One year on, Liz Truss defends her mini-budget that sparked an economic crisis

Truss was forced out of office last October following the effects of the Budget.

FORMER UK PRIME minister Liz Truss hit out at economists and supposed “institutional bureaucracy” as she defended her mini-budget a year on.

The former prime minister used a speech at the Institute for Government think tank yesterday to justify decisions made during her brief spell in Number 10, calling it unfair to say she had pursued unfunded tax cuts.

Truss was forced out of office last October after the budget of £45 billion of tax cuts outlined by her chancellor Kwasi Kwarteng sparked an economic crisis.

Since then she has continued to defend and build on her brand of conservatism in a bid to find a solution to stagnant growth.

Pitched as her first significant intervention on the economy since leaving office, Truss urged the Government to cut taxes, shrink welfare spending and raise the retirement age.

She declined to express regret about the consequences of her doomed package of £45 billion of tax cuts last year and insisted it would only have made a “marginal difference” to the deficit.

“I admit the communication wasn’t as good as I would want it to be,” she said in the Q&A after her speech.

She said she was in the “unusual situation” of a Tory leadership contest being followed by the death of the late Queen, adding: “Of course I would’ve wished things had turned out differently.”

But she defended her policies, saying: “The tax cuts we were introducing were not major tax cuts, they would have made a fairly marginal difference in fact to the level of the deficit.

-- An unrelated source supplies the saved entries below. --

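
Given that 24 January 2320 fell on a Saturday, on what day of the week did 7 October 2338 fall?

Day-of-year of January 24, 2320: 24.
Day-of-year of October 7, 2338: 280.
2320 has 366 days, so 366 − 24 = 342 days remain in 2320.
Full years 2321–2337: 13 common + 4 leap = 13×365 + 4×366 = 6209 days.
Total: 342 + 6209 + 280 = 6831 days.
6831 mod 7 = 6, so 6 days after Saturday is Friday.

Friday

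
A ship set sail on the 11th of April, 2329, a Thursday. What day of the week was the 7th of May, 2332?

Saturday

April 11, 2329 → April 11, 2330: 365 days.
April 11, 2330 → April 11, 2331: 365 days.
April 11, 2331 → April 11, 2332: 366 days (2332 is a leap year).
April 2332: 30 − 11 = 19 days remain.
May 1–7, 2332: 7 days.
Residual: 26 days.
Total: 1122 days.
1122 mod 7 = 2, so 2 days after Thursday is Saturday.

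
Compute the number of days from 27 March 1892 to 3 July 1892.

98

March 1892: 31 − 27 = 4 days remain.
Then April (30), May (31), June (30): 30 + 31 + 30 = 91 days.
July 1–3, 1892: 3 days.
Total: 4 + 91 + 3 = 98 days.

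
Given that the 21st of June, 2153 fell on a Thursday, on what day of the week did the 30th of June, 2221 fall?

Day-of-year of June 21, 2153: 172.
Day-of-year of June 30, 2221: 181.
2153 has 365 days, so 365 − 172 = 193 days remain in 2153.
Full years 2154–2220: 51 common + 16 leap = 51×365 + 16×366 = 24471 days.
Total: 193 + 24471 + 181 = 24845 days.
24845 mod 7 = 2, so 2 days after Thursday is Saturday.

Saturday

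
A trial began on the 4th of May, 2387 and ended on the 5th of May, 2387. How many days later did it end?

1

Within May 2387: 5 − 4 = 1 day.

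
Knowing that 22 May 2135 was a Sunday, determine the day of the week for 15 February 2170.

Day-of-year of May 22, 2135: 142.
Day-of-year of February 15, 2170: 46.
2135 has 365 days, so 365 − 142 = 223 days remain in 2135.
Full years 2136–2169: 25 common + 9 leap = 25×365 + 9×366 = 12419 days.
Total: 223 + 12419 + 46 = 12688 days.
12688 mod 7 = 4, so 4 days after Sunday is Thursday.

Thursday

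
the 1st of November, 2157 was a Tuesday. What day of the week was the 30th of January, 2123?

Saturday

Count forward from the earlier date (January 30, 2123) to the later (November 1, 2157):
Day-of-year of January 30, 2123: 30.
Day-of-year of November 1, 2157: 305.
2123 has 365 days, so 365 − 30 = 335 days remain in 2123.
Full years 2124–2156: 24 common + 9 leap = 24×365 + 9×366 = 12054 days.
Total: 335 + 12054 + 305 = 12694 days.
12694 mod 7 = 3, so 3 days before Tuesday is Saturday.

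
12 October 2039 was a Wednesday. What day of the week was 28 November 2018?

Count forward from the earlier date (November 28, 2018) to the later (October 12, 2039):
From November 28, 2018 to November 28, 2038: 20 years, of which 5 contain a Feb 29 — 15×365 + 5×366 = 7305 days.
November 2038: 30 − 28 = 2 days remain.
Then 10 full months totalling 304 days.
October 1–12, 2039: 12 days.
Residual: 318 days.
Total: 7623 days.
7623 is a multiple of 7, so 28 November 2018 falls on the same weekday: Wednesday.

Wednesday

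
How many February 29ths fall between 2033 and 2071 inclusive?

9

Years divisible by 4 in [2033, 2071]: 2036, 2040, 2044, 2048, 2052, 2056, 2060, 2064, 2068.
No century exceptions apply. Count: 9.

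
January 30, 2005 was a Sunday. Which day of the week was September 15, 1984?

Count forward from the earlier date (September 15, 1984) to the later (January 30, 2005):
From September 15, 1984 to September 15, 2004: 20 years, of which 5 contain a Feb 29 — 15×365 + 5×366 = 7305 days.
(2000 is a leap year (divisible by 400).)
September 2004: 30 − 15 = 15 days remain.
Then October (31), November (30), December (31): 31 + 30 + 31 = 92 days.
January 1–30, 2005: 30 days.
Residual: 137 days.
Total: 7442 days.
7442 mod 7 = 1, so 1 day before Sunday is Saturday.

Saturday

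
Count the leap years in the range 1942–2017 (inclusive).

Years divisible by 4: 1944, 1948, …, 2016 — 19 in all.
2000 is divisible by 400, so still leap.
No century exceptions apply. Count: 19.

19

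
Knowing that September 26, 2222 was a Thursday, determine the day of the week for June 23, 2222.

Sunday

Count forward from the earlier date (June 23, 2222) to the later (September 26, 2222):
June 2222: 30 − 23 = 7 days remain.
Then July (31), August (31): 31 + 31 = 62 days.
September 1–26, 2222: 26 days.
Total: 7 + 62 + 26 = 95 days.
95 mod 7 = 4, so 4 days before Thursday is Sunday.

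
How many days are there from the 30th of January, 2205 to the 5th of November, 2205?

January 2205: 31 − 30 = 1 day remains.
Then 9 full months totalling 273 days.
November 1–5, 2205: 5 days.
Total: 1 + 273 + 5 = 279 days.

279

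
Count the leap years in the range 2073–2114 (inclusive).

Years divisible by 4 in [2073, 2114]: 2076, 2080, 2084, 2088, 2092, 2096, 2100, 2104, 2108, 2112.
Of these, 2100 is divisible by 100 but not 400, so not leap.
Leap years: 10 − 1 = 9.

9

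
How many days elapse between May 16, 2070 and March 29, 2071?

May 2070: 31 − 16 = 15 days remain.
Then 9 full months totalling 273 days.
March 1–29, 2071: 29 days.
Residual: 317 days.
Total: 317 days.

317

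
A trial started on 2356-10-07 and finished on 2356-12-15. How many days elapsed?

69

October 2356: 31 − 7 = 24 days remain.
Then November (30): 30 days.
December 1–15, 2356: 15 days.
Total: 24 + 30 + 15 = 69 days.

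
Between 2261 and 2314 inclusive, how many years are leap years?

Years divisible by 4: 2264, 2268, …, 2312 — 13 in all.
Of these, 2300 is divisible by 100 but not 400, so not leap.
Leap years: 13 − 1 = 12.

12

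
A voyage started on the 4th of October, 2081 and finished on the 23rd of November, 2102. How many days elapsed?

7719

Day-of-year of October 4, 2081: 277.
Day-of-year of November 23, 2102: 327.
2081 has 365 days, so 365 − 277 = 88 days remain in 2081.
Full years 2082–2101: 16 common + 4 leap = 16×365 + 4×366 = 7304 days.
Total: 88 + 7304 + 327 = 7719 days.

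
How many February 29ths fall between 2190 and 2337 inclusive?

Years divisible by 4: 2192, 2196, …, 2336 — 37 in all.
Of these, 2200, 2300 are divisible by 100 but not 400, so not leap.
Leap years: 37 − 2 = 35.

35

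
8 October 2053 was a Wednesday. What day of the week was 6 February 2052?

Count forward from the earlier date (February 6, 2052) to the later (October 8, 2053):
Day-of-year of February 6, 2052: 37.
Day-of-year of October 8, 2053: 281.
2052 has 366 days, so 366 − 37 = 329 days remain in 2052.
Total: 329 + 281 = 610 days.
610 mod 7 = 1, so 1 day before Wednesday is Tuesday.

Tuesday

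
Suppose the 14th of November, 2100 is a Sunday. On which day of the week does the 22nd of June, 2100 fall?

Count forward from the earlier date (June 22, 2100) to the later (November 14, 2100):
June 2100: 30 − 22 = 8 days remain.
Then July (31), August (31), September (30), October (31): 31 + 31 + 30 + 31 = 123 days.
November 1–14, 2100: 14 days.
Total: 8 + 123 + 14 = 145 days.
145 mod 7 = 5, so 5 days before Sunday is Tuesday.

Tuesday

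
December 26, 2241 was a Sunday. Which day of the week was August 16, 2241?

Count forward from the earlier date (August 16, 2241) to the later (December 26, 2241):
August 2241: 31 − 16 = 15 days remain.
Then September (30), October (31), November (30): 30 + 31 + 30 = 91 days.
December 1–26, 2241: 26 days.
Total: 15 + 91 + 26 = 132 days.
132 mod 7 = 6, so 6 days before Sunday is Monday.

Monday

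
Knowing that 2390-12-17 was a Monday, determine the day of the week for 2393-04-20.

Day-of-year of December 17, 2390: 351.
Day-of-year of April 20, 2393: 110.
2390 has 365 days, so 365 − 351 = 14 days remain in 2390.
Full years: 2391: 365; 2392: 366. Sum = 731.
Total: 14 + 731 + 110 = 855 days.
855 mod 7 = 1, so 1 day after Monday is Tuesday.

Tuesday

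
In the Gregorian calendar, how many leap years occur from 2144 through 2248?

26

Years divisible by 4: 2144, 2148, …, 2248 — 27 in all.
Of these, 2200 is divisible by 100 but not 400, so not leap.
Leap years: 27 − 1 = 26.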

“What they were about was showing a new direction for Britain.”

Her government felt pressured by the Bank of England into committing to a “counterproductive” U-turn on her tax plans, the former Tory premier said.

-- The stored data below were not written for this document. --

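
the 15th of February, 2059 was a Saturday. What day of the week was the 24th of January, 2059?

Count forward from the earlier date (January 24, 2059) to the later (February 15, 2059):
January 2059: 31 − 24 = 7 days remain.
February 1–15, 2059: 15 days (2059 is not a leap year).
Total: 7 + 15 = 22 days.
22 mod 7 = 1, so 1 day before Saturday is Friday.

Friday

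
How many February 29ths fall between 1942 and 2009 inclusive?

Years divisible by 4: 1944, 1948, …, 2008 — 17 in all.
2000 is divisible by 400, so still leap.
No century exceptions apply. Count: 17.

17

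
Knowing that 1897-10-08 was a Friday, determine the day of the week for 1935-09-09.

Monday

From October 8, 1897 to October 8, 1934: 37 years, of which 8 contain a Feb 29 — 29×365 + 8×366 = 13513 days.
(1900 is not a leap year (divisible by 100 but not 400).)
October 1934: 31 − 8 = 23 days remain.
Then 10 full months totalling 304 days.
September 1–9, 1935: 9 days.
Residual: 336 days.
Total: 13849 days.
13849 mod 7 = 3, so 3 days after Friday is Monday.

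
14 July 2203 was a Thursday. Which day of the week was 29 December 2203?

Thursday

July 2203: 31 − 14 = 17 days remain.
Then August (31), September (30), October (31), November (30): 31 + 30 + 31 + 30 = 122 days.
December 1–29, 2203: 29 days.
Total: 17 + 122 + 29 = 168 days.
168 is a multiple of 7, so 29 December 2203 falls on the same weekday: Thursday.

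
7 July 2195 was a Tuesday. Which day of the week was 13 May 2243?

Saturday

From July 7, 2195 to July 7, 2242: 47 years, of which 11 contain a Feb 29 — 36×365 + 11×366 = 17166 days.
(2200 is not a leap year (divisible by 100 but not 400).)
July 2242: 31 − 7 = 24 days remain.
Then 9 full months totalling 273 days.
May 1–13, 2243: 13 days.
Residual: 310 days.
Total: 17476 days.
17476 mod 7 = 4, so 4 days after Tuesday is Saturday.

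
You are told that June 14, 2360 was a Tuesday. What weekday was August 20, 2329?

Tuesday

Count forward from the earlier date (August 20, 2329) to the later (June 14, 2360):
From August 20, 2329 to August 20, 2359: 30 years, of which 7 contain a Feb 29 — 23×365 + 7×366 = 10957 days.
August 2359: 31 − 20 = 11 days remain.
Then 9 full months totalling 274 days.
June 1–14, 2360: 14 days.
Residual: 299 days.
Total: 11256 days.
11256 is a multiple of 7, so August 20, 2329 falls on the same weekday: Tuesday.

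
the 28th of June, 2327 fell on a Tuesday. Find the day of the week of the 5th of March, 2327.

Saturday

Count forward from the earlier date (March 5, 2327) to the later (June 28, 2327):
March 2327: 31 − 5 = 26 days remain.
Then April (30), May (31): 30 + 31 = 61 days.
June 1–28, 2327: 28 days.
Total: 26 + 61 + 28 = 115 days.
115 mod 7 = 3, so 3 days before Tuesday is Saturday.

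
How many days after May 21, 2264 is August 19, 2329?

23830

Day-of-year of May 21, 2264: 142.
Day-of-year of August 19, 2329: 231.
2264 has 366 days, so 366 − 142 = 224 days remain in 2264.
Full years 2265–2328: 49 common + 15 leap = 49×365 + 15×366 = 23375 days.
Total: 224 + 23375 + 231 = 23830 days.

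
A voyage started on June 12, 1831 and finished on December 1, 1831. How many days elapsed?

June 1831: 30 − 12 = 18 days remain.
Then July (31), August (31), September (30), October (31), November (30): 31 + 31 + 30 + 31 + 30 = 153 days.
December 1, 1831: 1 day.
Total: 18 + 153 + 1 = 172 days.

172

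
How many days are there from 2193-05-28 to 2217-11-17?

8938

Day-of-year of May 28, 2193: 148.
Day-of-year of November 17, 2217: 321.
2193 has 365 days, so 365 − 148 = 217 days remain in 2193.
Full years 2194–2216: 18 common + 5 leap = 18×365 + 5×366 = 8400 days.
Total: 217 + 8400 + 321 = 8938 days.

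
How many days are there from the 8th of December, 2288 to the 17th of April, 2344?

From December 8, 2288 to December 8, 2343: 55 years, of which 12 contain a Feb 29 — 43×365 + 12×366 = 20087 days.
(2300 is not a leap year (divisible by 100 but not 400).)
December 2343: 31 − 8 = 23 days remain.
Then January (31), February 2344 (29), March (31): 31 + 29 + 31 = 91 days.
April 1–17, 2344: 17 days.
Residual: 131 days.
Total: 20218 days.

20218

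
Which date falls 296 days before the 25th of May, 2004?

the 3rd of August, 2003

Count 296 days before May 25, 2004:
August 2003: 31 − 3 = 28 days remain.
Then September (30), October (31), November (30), December (31), January (31), February 2004 (29), March (31), April (30): 30 + 31 + 30 + 31 + 31 + 29 + 31 + 30 = 243 days.
May 1–25, 2004: 25 days.
Total: 28 + 243 + 25 = 296 days.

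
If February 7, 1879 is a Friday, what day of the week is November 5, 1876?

Sunday

Count forward from the earlier date (November 5, 1876) to the later (February 7, 1879):
November 5, 1876 → November 5, 1877: 365 days.
November 5, 1877 → November 5, 1878: 365 days.
November 1878: 30 − 5 = 25 days remain.
Then December (31), January (31): 31 + 31 = 62 days.
February 1–7, 1879: 7 days (1879 is not a leap year).
Residual: 94 days.
Total: 824 days.
824 mod 7 = 5, so 5 days before Friday is Sunday.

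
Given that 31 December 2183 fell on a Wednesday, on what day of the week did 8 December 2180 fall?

Count forward from the earlier date (December 8, 2180) to the later (December 31, 2183):
December 8, 2180 → December 8, 2181: 365 days.
December 8, 2181 → December 8, 2182: 365 days.
December 8, 2182 → December 8, 2183: 365 days.
Within December 2183: 31 − 8 = 23 days.
Total: 1118 days.
1118 mod 7 = 5, so 5 days before Wednesday is Friday.

Friday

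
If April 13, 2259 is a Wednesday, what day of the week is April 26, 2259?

Within April 2259: 26 − 13 = 13 days.
13 mod 7 = 6, so 6 days after Wednesday is Tuesday.

Tuesday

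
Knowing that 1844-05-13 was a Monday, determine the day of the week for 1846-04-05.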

Truss admitted she had never heard of the liability driven investment (LDI) pension funds that were hit by her mini-budget until after the economic crisis struck.

“On the LDIs, there clearly wasn’t enough information,” she said.

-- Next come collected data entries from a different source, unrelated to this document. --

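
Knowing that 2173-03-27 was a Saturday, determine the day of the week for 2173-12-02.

March 2173: 31 − 27 = 4 days remain.
Then April (30), May (31), June (30), July (31), August (31), September (30), October (31), November (30): 30 + 31 + 30 + 31 + 31 + 30 + 31 + 30 = 244 days.
December 1–2, 2173: 2 days.
Total: 4 + 244 + 2 = 250 days.
250 mod 7 = 5, so 5 days after Saturday is Thursday.

Thursday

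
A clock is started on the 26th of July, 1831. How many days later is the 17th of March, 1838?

2426

July 26, 1831 → July 26, 1832: 366 days (1832 is a leap year).
July 26, 1832 → July 26, 1833: 365 days.
July 26, 1833 → July 26, 1834: 365 days.
July 26, 1834 → July 26, 1835: 365 days.
July 26, 1835 → July 26, 1836: 366 days (1836 is a leap year).
July 26, 1836 → July 26, 1837: 365 days.
July 1837: 31 − 26 = 5 days remain.
Then August (31), September (30), October (31), November (30), December (31), January (31), February 1838 (28): 31 + 30 + 31 + 30 + 31 + 31 + 28 = 212 days.
March 1–17, 1838: 17 days.
Residual: 234 days.
Total: 2426 days.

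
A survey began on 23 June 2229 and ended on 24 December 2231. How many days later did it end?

914

June 2229: 30 − 23 = 7 days remain.
Then 29 full months totalling 883 days.
December 1–24, 2231: 24 days.
Total: 7 + 883 + 24 = 914 days.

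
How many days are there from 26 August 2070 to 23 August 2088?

From August 26, 2070 to August 26, 2087: 17 years, of which 4 contain a Feb 29 — 13×365 + 4×366 = 6209 days.
August 2087: 31 − 26 = 5 days remain.
Then 11 full months totalling 335 days.
August 1–23, 2088: 23 days.
Residual: 363 days.
Total: 6572 days.

6572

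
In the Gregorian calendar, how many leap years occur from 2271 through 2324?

13

Years divisible by 4: 2272, 2276, …, 2324 — 14 in all.
Of these, 2300 is divisible by 100 but not 400, so not leap.
Leap years: 14 − 1 = 13.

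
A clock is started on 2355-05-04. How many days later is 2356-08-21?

475

Day-of-year of May 4, 2355: 124.
Day-of-year of August 21, 2356: 234.
2355 has 365 days, so 365 − 124 = 241 days remain in 2355.
Total: 241 + 234 = 475 days.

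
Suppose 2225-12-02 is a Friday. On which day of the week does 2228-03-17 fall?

Day-of-year of December 2, 2225: 336.
Day-of-year of March 17, 2228: 77.
2225 has 365 days, so 365 − 336 = 29 days remain in 2225.
Full years: 2226: 365; 2227: 365. Sum = 730.
Total: 29 + 730 + 77 = 836 days.
836 mod 7 = 3, so 3 days after Friday is Monday.

Monday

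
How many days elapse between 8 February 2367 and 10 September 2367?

214

February 2367: 28 − 8 = 20 days remain (2367 is not a leap year, so February has 28 days).
Then March (31), April (30), May (31), June (30), July (31), August (31): 31 + 30 + 31 + 30 + 31 + 31 = 184 days.
September 1–10, 2367: 10 days.
Total: 20 + 184 + 10 = 214 days.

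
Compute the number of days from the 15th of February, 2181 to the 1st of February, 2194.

4734

From February 15, 2181 to February 15, 2193: 12 years, of which 3 contain a Feb 29 — 9×365 + 3×366 = 4383 days.
February 2193: 28 − 15 = 13 days remain (2193 is not a leap year, so February has 28 days).
Then 11 full months totalling 337 days.
February 1, 2194: 1 day (2194 is not a leap year).
Residual: 351 days.
Total: 4734 days.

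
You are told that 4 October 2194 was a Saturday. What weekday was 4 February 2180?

Friday

Count forward from the earlier date (February 4, 2180) to the later (October 4, 2194):
From February 4, 2180 to February 4, 2194: 14 years, of which 4 contain a Feb 29 — 10×365 + 4×366 = 5114 days.
February 2194: 28 − 4 = 24 days remain (2194 is not a leap year, so February has 28 days).
Then March (31), April (30), May (31), June (30), July (31), August (31), September (30): 31 + 30 + 31 + 30 + 31 + 31 + 30 = 214 days.
October 1–4, 2194: 4 days.
Residual: 242 days.
Total: 5356 days.
5356 mod 7 = 1, so 1 day before Saturday is Friday.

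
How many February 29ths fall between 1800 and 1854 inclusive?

Years divisible by 4: 1800, 1804, …, 1852 — 14 in all.
Of these, 1800 is divisible by 100 but not 400, so not leap.
Leap years: 14 − 1 = 13.

13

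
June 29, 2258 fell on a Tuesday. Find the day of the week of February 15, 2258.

Count forward from the earlier date (February 15, 2258) to the later (June 29, 2258):
February 2258: 28 − 15 = 13 days remain (2258 is not a leap year, so February has 28 days).
Then March (31), April (30), May (31): 31 + 30 + 31 = 92 days.
June 1–29, 2258: 29 days.
Total: 13 + 92 + 29 = 134 days.
134 mod 7 = 1, so 1 day before Tuesday is Monday.

Monday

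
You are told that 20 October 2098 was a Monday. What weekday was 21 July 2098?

Monday

Count forward from the earlier date (July 21, 2098) to the later (October 20, 2098):
July 2098: 31 − 21 = 10 days remain.
Then August (31), September (30): 31 + 30 = 61 days.
October 1–20, 2098: 20 days.
Total: 10 + 61 + 20 = 91 days.
91 is a multiple of 7, so 21 July 2098 falls on the same weekday: Monday.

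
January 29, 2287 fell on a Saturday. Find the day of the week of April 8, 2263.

Wednesday

Count forward from the earlier date (April 8, 2263) to the later (January 29, 2287):
Day-of-year of April 8, 2263: 98.
Day-of-year of January 29, 2287: 29.
2263 has 365 days, so 365 − 98 = 267 days remain in 2263.
Full years 2264–2286: 17 common + 6 leap = 17×365 + 6×366 = 8401 days.
Total: 267 + 8401 + 29 = 8697 days.
8697 mod 7 = 3, so 3 days before Saturday is Wednesday.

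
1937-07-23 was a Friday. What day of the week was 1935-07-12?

Count forward from the earlier date (July 12, 1935) to the later (July 23, 1937):
July 1935: 31 − 12 = 19 days remain.
Then 23 full months totalling 700 days.
July 1–23, 1937: 23 days.
Total: 19 + 700 + 23 = 742 days.
742 is a multiple of 7, so 1935-07-12 falls on the same weekday: Friday.

Friday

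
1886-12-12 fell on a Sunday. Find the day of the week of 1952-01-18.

Day-of-year of December 12, 1886: 346.
Day-of-year of January 18, 1952: 18.
1886 has 365 days, so 365 − 346 = 19 days remain in 1886.
Full years 1887–1951: 50 common + 15 leap = 50×365 + 15×366 = 23740 days.
Total: 19 + 23740 + 18 = 23777 days.
23777 mod 7 = 5, so 5 days after Sunday is Friday.

Friday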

So the fact that we were completely blindsided by LDIs… I literally hadn’t heard of what an LDI was until the following Monday, which was quite a large part of what happened in the market.

But she also blamed media organisation for failing to do a “brilliant job” of analysing the LDI crisis, singling out the BBC.

REsistance to plane

Truss railed against resistance against her plans from international economic bodies and Whitehall.

Asked about examples of when civil servants stopped her from fulfilling her goals, she said she was “writing a book about this”, one of several instances of her plugging the upcoming release.

She also lashed out at former Bank of England governor Mark Carney after he said that instead of delivering “Singapore-on-Thames”, she delivered “Argentina-on-the-Channel”.

Carney was “defensive” about his role in the “25-year economic consensus that has led to low growth across the western world”, she said.

“I again think, of course politicians should be held accountable and responsible for what we do, but when there are people with significant power, you know, I don’t feel that the same questions are necessarily asked about them.

She promised she will be “saying more” about her economic vision at the Tory conference in October.

Prime Minister Rishi Sunak did not watch his predecessor’s speech, but Downing Street defended his stewardship of the economy.

The Prime Minister’s official spokesman said both Chancellor Jeremy Hunt and Mr Sunak “are committed to growth”.